– Может, другой? Тут дорогие товары.

– Тяжелый, – Халил приподнял рукой ящик, – дорога тоже нелегкая. Не берем его.

Китаец чертыхнулся и, не прося помощи у Халила, стал перетаскивать ящики обратно на склад. Халил попытался помочь, схватил ящик, тот, что потяжелее, но китаец почему-то запретил ему:

– Я сам. Готовь верблюдов.

Перенеся все ящики, китаец вышел со склада с какой-то тряпкой, вытер об нее руки и, проверяя крепления груза на верблюдах, увидел саженец.

– Черный тополь. Такие влагу любят. Побольше на корни намотать нужно, – он свернул свои тряпки и стал оборачивать ими саженец, – если смачивать не забывать, вода долго держаться будет. Главное, эти тряпки в дороге не снимать, чтоб корни не оголились.

Халил, махнув рукой в знак согласия, приказал верблюдам встать. Те с недовольным ревом поднялись с колен, мотая из стороны в сторону головами так, что с губ слетала пена.

Из города выехали через час. Попетляв по улицам, вырвались вновь в сады урюка и пригородные бахчи. Оазис кончился к вечеру, а наутро караван уже шел по такыру – сухой, потрескавшейся от солнца и дождей глиняной дороге. Бесконечные желтые пески Сандыклы потянулись со всех сторон, барханами переходя в прозрачное небо. Жара раздавливала, выжимая из путников последние капли влаги.

Китайцу все время чудились водоемы и колодцы, и он оживлялся, настойчиво указывая к ним путь. Халил, завернутый в плотный ватный халат, неторопливо выводил верблюдов к основному Туркестанскому тракту, не обращая внимания на выкрики попутчика. Сколько раз миражи уводили караваны в пустоту, сколько людей покоится в этих песках! Поверишь призраку – сам им станешь. Бура на то и потомок коспака[5] и туркменского дромадера, что воду чувствует за десятки верст. В ту сторону, куда показывает китаец, ни разу не повернул голову. Идет, не сбиваясь с шага, перетирая подошвами горячий песок.

К концу третьего дня такыр закончился и на земле появились островки травы. На тракте было уже спокойней. Китаец постоянно крутился рядом с грузом, то и дело проверяя его сохранность. Не забывал он также о саженце.

– Засохнет. Слышишь, Халил? Воды ему надо.

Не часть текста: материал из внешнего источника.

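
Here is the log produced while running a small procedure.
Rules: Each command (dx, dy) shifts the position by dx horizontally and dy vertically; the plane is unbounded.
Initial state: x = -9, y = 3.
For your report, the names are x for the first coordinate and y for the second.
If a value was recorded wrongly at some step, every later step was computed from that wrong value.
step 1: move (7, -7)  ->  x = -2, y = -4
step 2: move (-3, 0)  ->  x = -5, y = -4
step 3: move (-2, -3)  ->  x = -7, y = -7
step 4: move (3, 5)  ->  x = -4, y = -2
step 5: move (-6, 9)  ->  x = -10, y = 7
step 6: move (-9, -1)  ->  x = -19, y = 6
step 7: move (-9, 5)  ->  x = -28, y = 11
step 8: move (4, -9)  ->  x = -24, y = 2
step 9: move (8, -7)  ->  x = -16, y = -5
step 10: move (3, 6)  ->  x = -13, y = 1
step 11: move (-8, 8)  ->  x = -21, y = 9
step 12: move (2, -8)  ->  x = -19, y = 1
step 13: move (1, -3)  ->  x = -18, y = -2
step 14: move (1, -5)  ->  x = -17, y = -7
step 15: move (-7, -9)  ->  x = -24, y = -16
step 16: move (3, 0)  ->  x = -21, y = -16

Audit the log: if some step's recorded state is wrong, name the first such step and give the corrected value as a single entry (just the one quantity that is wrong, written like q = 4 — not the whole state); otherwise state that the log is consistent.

no error

Step 1: x = -9 + (7) = -2, y = 3 + (-7) = -4 — agrees with the log.
Step 2: x = -2 + (-3) = -5, y = -4 + (0) = -4 — confirmed correct.
Step 3: x = -5 + (-2) = -7, y = -4 + (-3) = -7 — verified.
Step 4: x = -7 + (3) = -4, y = -7 + (5) = -2 — in agreement.
Step 5: x = -4 + (-6) = -10, y = -2 + (9) = 7 — checks out.
Step 6: x = -10 + (-9) = -19, y = 7 + (-1) = 6 — matches.
Step 7: x = -19 + (-9) = -28, y = 6 + (5) = 11 — no discrepancy.
Step 8: x = -28 + (4) = -24, y = 11 + (-9) = 2 — same as recorded.
Step 9: x = -24 + (8) = -16, y = 2 + (-7) = -5 — checks out.
Step 10: x = -16 + (3) = -13, y = -5 + (6) = 1 — exactly as logged.
Step 11: x = -13 + (-8) = -21, y = 1 + (8) = 9 — same as recorded.
Step 12: x = -21 + (2) = -19, y = 9 + (-8) = 1 — same as recorded.
Step 13: x = -19 + (1) = -18, y = 1 + (-3) = -2 — consistent with the log.
Step 14: x = -18 + (1) = -17, y = -2 + (-5) = -7 — confirmed correct.
Step 15: x = -17 + (-7) = -24, y = -7 + (-9) = -16 — exactly as logged.
Step 16: x = -24 + (3) = -21, y = -16 + (0) = -16 — agrees with the log.
All steps check out; nothing to correct.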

– Дойдем до первой реки, будет ему вода.

До реки шли еще двое суток. С первыми аулами и стойбищами появились и бродячие отряды.

Бандиты назывались то ибрагимовцами, то асановцами, то чомолаковцами, требовали платить им за дорогу, заверяя, что больше каравану опасаться нечего. Но через два перехода вновь появлялись на стоянках, вызывали Халила на разговор. Слушая и кивая, что оплата уже была и что караван не настолько загружен, чтоб платить всем и вся, упрямо требовали мзду.

– Я дважды уже давал, – упирался Халил, стоя перед верблюдами, – вы если так будете за дорогу брать, то кто по вашей земле ходить будет? Кто главный?

– Я, курбаши[6] Юсуп, – блеснул дулом револьвера лысый, с мясистыми ушами чомолаковец. – Чего упираешься, караванщик? Чего на рожон лезешь? Все платят, и ты будешь. А нет – вьюки заберем.

– А те отряды тоже твои? Раньше за всю дорогу от песков до перевала один раз платили. С чего правила поменялись?

– У кого оружие, – курбаши приподнял револьвер вверх, – тот и правила устанавливает. Я на своей земле, другие – на своей. Я к ним не лезу, они ко мне. Мне платят, я пропускаю. Десятую часть отдаешь или нет?

– Если нет? – Халил посмотрел в глаза курбаши. – Завтра у всех оружие появится. Всем платить, что ли? Одну и ту же землю на куски порвали и себя хозяевами назначили, а дальше и ее кромсать начнете? За каждый шаг моего нара деньги брать будете?

– Ахмад, Азиз! – крикнул Юсуп. – Этого связать. Не хочет по-хорошему.